I am new to using pandas but want to learn it better. I am currently facing a problem. I have a DataFrame looking like this:
0 1 2
0 chr2L 1 4
1 chr2L 9 12
2 chr2L 17 20
3 chr2L 23 23
4 chr2L 26 27
5 chr2L 30 40
6 chr2L 45 47
7 chr2L 52 53
8 chr2L 56 56
9 chr2L 61 62
10 chr2L 66 80
I want to get something like this:
0 1 2 3
0 chr2L 0 1 0
1 chr2L 1 2 1
2 chr2L 2 3 1
3 chr2L 3 4 1
4 chr2L 4 5 0
5 chr2L 5 6 0
6 chr2L 6 7 0
7 chr2L 7 8 0
8 chr2L 8 9 0
9 chr2L 9 10 1
10 chr2L 10 11 1
11 chr2L 11 12 1
12 chr2L 12 13 0
And so on...
So, fill in the missing intervals with zeros, and save the present intervals as ones (if there is an easy way to save "boundary" positions (the borders of the intervals in the initial data) as 0.5 at the same time it might also be helpful) while splitting all data into 1-length intervals.

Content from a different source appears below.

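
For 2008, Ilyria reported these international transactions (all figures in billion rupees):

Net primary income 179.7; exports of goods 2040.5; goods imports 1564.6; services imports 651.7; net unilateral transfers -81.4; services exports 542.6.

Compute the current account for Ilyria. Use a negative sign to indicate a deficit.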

In the data there are multiple string values in the column 0, and this should be done for each of them separately. They require different length of the final data (the last value that should get a 0 or a 1 is different). Would appreciate your help with dealing with this in pandas.